Les Templiers Noirs sont les ennemis des trente, ils détournent l’énergie de la source à des fins maléfiques pour dominer les autres humains et leur infliger la souffrance et/ou la mort. Tandis que les Unis sont des créatures, fusions entre des être humains et des animaux. Cette fusion a été rendue possible grâce à une machine retrouvées dans d’anciennes ruines mais la part bestiale a pris le dessus sur la part humaine et ce sont de véritables machines de guerre souvent hautes de 2m50 à 3m et dotées de la force et de la rapidité de l’animal avec lequel l’humain a été fusionné.

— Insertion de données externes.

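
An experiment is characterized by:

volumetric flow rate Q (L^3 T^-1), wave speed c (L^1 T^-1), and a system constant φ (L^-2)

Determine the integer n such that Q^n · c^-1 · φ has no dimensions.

Balance the L exponent: (3)·n from Q, plus −(1) + (-2) = -3 from the rest, must sum to zero.
3n − 3 = 0, so n = 1.

1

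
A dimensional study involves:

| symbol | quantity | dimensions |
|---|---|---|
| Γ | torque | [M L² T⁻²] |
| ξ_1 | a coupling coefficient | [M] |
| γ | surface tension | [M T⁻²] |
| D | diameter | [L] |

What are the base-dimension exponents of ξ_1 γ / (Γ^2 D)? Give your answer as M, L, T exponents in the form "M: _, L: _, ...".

M: 0, L: -5, T: 2

Collect each base-dimension exponent across the product:
  M: −2·(1) + (1) + (1) − (0) = 0
  L: −2·(2) + (0) + (0) − (1) = -5
  T: −2·(-2) + (0) + (-2) − (0) = 2
So the dimensions are [L⁻⁵ T²].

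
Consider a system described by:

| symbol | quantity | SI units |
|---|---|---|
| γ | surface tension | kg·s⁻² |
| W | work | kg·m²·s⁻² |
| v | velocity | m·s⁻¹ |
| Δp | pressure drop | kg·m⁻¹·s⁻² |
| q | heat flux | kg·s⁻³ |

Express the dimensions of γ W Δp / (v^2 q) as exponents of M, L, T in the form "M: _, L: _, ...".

M: 2, L: -1, T: -1

Collect each base-dimension exponent across the product:
  M: (1) + (1) − 2·(0) + (1) − (1) = 2
  L: (0) + (2) − 2·(1) + (-1) − (0) = -1
  T: (-2) + (-2) − 2·(-1) + (-2) − (-3) = -1
So the dimensions are [M² L⁻¹ T⁻¹].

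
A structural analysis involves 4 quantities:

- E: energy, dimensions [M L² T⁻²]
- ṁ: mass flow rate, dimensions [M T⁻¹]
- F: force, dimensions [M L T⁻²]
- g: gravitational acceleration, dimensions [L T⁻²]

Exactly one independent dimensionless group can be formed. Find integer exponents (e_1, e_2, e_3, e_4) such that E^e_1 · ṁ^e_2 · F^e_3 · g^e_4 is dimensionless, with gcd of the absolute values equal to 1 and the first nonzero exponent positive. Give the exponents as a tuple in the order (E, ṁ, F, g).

(1, 2, -3, 1)

M: e_1·(1) + e_2·(1) + e_3·(1) + e_4·(0) = 0
L: e_1·(2) + e_2·(0) + e_3·(1) + e_4·(1) = 0
T: e_1·(-2) + e_2·(-1) + e_3·(-2) + e_4·(-2) = 0
Solving this homogeneous linear system for the smallest-integer solution (first nonzero entry positive) gives (1, 2, -3, 1).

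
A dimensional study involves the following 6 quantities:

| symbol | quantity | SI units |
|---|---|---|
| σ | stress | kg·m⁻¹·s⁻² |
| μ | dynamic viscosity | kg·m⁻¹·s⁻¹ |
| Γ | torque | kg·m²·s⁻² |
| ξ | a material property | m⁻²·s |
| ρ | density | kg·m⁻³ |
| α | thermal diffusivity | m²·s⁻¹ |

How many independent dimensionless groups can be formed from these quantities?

There are 6 variables and 3 base dimensions (M, L, T).
The dimension matrix has rank 3.
Independent dimensionless groups: 6 − 3 = 3.

3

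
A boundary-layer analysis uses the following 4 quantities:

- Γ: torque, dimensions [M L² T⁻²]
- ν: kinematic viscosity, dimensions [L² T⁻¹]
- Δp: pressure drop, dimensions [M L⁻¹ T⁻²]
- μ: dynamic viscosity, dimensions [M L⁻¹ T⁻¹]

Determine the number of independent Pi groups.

There are 4 variables and 3 base dimensions (M, L, T).
The dimension matrix has rank 3.
Independent dimensionless groups: 4 − 3 = 1.

1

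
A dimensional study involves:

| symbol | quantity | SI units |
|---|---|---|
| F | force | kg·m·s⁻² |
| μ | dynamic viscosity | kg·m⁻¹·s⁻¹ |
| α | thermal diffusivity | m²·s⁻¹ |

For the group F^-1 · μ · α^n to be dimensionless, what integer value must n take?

1

Balance the L exponent: (2)·n from α, plus −(1) + (-1) = -2 from the rest, must sum to zero.
2n − 2 = 0, so n = 1.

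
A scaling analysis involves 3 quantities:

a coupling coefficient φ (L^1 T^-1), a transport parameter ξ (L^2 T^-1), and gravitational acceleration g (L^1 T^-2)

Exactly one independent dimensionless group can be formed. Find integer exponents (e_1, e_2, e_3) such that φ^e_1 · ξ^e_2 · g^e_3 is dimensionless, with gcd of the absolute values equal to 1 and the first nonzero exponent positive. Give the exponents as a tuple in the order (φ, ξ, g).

L: e_1·(1) + e_2·(2) + e_3·(1) = 0
T: e_1·(-1) + e_2·(-1) + e_3·(-2) = 0
Solving this homogeneous linear system for the smallest-integer solution (first nonzero entry positive) gives (3, -1, -1).

(3, -1, -1)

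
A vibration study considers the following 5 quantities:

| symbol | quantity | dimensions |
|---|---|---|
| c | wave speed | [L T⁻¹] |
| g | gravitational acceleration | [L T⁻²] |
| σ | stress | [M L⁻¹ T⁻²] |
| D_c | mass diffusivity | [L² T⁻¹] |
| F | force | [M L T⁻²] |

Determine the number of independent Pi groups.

2

There are 5 variables and 3 base dimensions (M, L, T).
The dimension matrix has rank 3.
Independent dimensionless groups: 5 − 3 = 2.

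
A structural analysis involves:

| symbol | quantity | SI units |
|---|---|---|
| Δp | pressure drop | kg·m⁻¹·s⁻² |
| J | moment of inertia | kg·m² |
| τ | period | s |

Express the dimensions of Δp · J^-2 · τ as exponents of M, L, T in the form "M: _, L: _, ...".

Collect each base-dimension exponent across the product:
  M: (1) − 2·(1) + (0) = -1
  L: (-1) − 2·(2) + (0) = -5
  T: (-2) − 2·(0) + (1) = -1
So the dimensions are [M⁻¹ L⁻⁵ T⁻¹].

M: -1, L: -5, T: -1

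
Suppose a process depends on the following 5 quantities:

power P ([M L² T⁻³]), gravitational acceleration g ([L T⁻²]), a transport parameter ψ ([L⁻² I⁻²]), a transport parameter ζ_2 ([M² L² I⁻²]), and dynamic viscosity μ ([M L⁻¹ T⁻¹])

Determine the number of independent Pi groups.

There are 5 variables and 4 base dimensions (M, L, T, I).
The dimension matrix has rank 4.
Independent dimensionless groups: 5 − 4 = 1.

1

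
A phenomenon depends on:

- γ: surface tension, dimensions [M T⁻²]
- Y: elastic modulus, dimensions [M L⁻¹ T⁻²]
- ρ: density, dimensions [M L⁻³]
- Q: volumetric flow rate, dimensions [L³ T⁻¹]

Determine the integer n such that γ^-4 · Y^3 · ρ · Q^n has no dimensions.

2

Balance the L exponent: (3)·n from Q, plus −4·(0) + 3·(-1) + (-3) = -6 from the rest, must sum to zero.
3n − 6 = 0, so n = 2.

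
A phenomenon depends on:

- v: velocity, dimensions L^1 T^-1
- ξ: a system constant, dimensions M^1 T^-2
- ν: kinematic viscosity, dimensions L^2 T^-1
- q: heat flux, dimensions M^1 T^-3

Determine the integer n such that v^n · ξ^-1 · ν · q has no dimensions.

Balance the L exponent: (1)·n from v, plus −(0) + (2) + (0) = 2 from the rest, must sum to zero.
n + 2 = 0, so n = -2.

-2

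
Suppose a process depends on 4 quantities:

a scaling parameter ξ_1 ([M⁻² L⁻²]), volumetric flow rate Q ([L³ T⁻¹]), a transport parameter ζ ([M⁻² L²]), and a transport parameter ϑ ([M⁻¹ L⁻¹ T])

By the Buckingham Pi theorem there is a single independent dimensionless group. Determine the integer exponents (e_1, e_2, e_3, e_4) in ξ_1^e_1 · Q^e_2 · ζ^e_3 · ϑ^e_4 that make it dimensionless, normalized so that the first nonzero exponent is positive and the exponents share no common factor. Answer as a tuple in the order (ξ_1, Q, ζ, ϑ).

(1, 4, -3, 4)

M: e_1·(-2) + e_2·(0) + e_3·(-2) + e_4·(-1) = 0
L: e_1·(-2) + e_2·(3) + e_3·(2) + e_4·(-1) = 0
T: e_1·(0) + e_2·(-1) + e_3·(0) + e_4·(1) = 0
Solving this homogeneous linear system for the smallest-integer solution (first nonzero entry positive) gives (1, 4, -3, 4).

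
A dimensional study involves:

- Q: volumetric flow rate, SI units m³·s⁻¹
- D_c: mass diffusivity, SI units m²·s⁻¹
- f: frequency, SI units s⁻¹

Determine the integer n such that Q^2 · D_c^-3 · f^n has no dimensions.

1

Balance the T exponent: (-1)·n from f, plus 2·(-1) − 3·(-1) = 1 from the rest, must sum to zero.
−n + 1 = 0, so n = 1.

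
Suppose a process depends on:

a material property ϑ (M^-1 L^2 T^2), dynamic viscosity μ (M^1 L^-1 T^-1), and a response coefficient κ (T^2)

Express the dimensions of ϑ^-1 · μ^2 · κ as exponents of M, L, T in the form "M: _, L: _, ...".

Collect each base-dimension exponent across the product:
  M: −(-1) + 2·(1) + (0) = 3
  L: −(2) + 2·(-1) + (0) = -4
  T: −(2) + 2·(-1) + (2) = -2
So the dimensions are [M³ L⁻⁴ T⁻²].

M: 3, L: -4, T: -2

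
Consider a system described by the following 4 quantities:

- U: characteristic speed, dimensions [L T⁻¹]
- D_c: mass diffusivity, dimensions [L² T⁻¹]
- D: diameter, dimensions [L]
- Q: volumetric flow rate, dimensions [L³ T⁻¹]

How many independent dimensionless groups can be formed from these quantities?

There are 4 variables and 2 base dimensions (L, T).
The dimension matrix has rank 2.
Independent dimensionless groups: 4 − 2 = 2.

2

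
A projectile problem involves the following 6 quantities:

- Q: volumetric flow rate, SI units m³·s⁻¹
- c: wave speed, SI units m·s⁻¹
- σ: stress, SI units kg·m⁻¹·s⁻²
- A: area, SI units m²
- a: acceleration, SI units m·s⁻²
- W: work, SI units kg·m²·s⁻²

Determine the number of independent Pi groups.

There are 6 variables and 3 base dimensions (M, L, T).
The dimension matrix has rank 3.
Independent dimensionless groups: 6 − 3 = 3.

3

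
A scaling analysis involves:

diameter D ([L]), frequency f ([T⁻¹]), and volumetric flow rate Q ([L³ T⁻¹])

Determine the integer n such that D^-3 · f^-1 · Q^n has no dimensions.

1

Balance the L exponent: (3)·n from Q, plus −3·(1) − (0) = -3 from the rest, must sum to zero.
3n − 3 = 0, so n = 1.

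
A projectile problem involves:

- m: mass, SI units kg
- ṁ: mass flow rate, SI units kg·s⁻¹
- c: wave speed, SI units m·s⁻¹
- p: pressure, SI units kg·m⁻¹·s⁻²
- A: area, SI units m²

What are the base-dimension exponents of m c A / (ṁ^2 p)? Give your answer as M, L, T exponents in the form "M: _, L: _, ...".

M: -2, L: 4, T: 3

Collect each base-dimension exponent across the product:
  M: (1) − 2·(1) + (0) − (1) + (0) = -2
  L: (0) − 2·(0) + (1) − (-1) + (2) = 4
  T: (0) − 2·(-1) + (-1) − (-2) + (0) = 3
So the dimensions are [M⁻² L⁴ T³].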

Lorsque le Dragon, l’unité d’élite Drenaï s’est révoltée contre Ceska, leur chef Tenaka Khan surnommé « Danse-Lames » pour son habileté au combat), terrassé de chagrin par la mort de son épouse a refusé de se joindre à la rébellion. Le Dragon a été écrasé par les Unis et seuls quelques guerriers de cette unité ont survécu.

Rencontrant par hasard Ananaïs, un de ses vieux compagnons, Tenaka Khan se rend compte du désastre que signifie le règne de Ceska. Il décide de se mettre en route pour défaire le tyran mais il est peut-être déjà trop tard. Tenaka Khan parvient à regrouper quelques compagnons ainsi que les trente (qui ont accueilli Decado, un autre survivant du Dragon et guerrier invaincu). Il décide d’affronter les troupes de Ceska parties affronter une des dernières révoltes montagnarde.

Nettement dominé en nombre et en qualité, Tenaka dispose certes de l’aide de quelques guerriers d’élite et des trente mais en face, il y a des soldats aguerris, les Templiers Noirs (qui compteraient environ 600 disciples et plusieurs dizaines d’Unis.

L’espoir paraît bien faible pour Tenaka à moins qu’il ne puisse obtenir l’aide de l’ennemi héréditaire des Drenaï: les Nadirs. Tenaka succombera t-il à sa partie Nadir ou restera t-il fidèles aux Drenaï.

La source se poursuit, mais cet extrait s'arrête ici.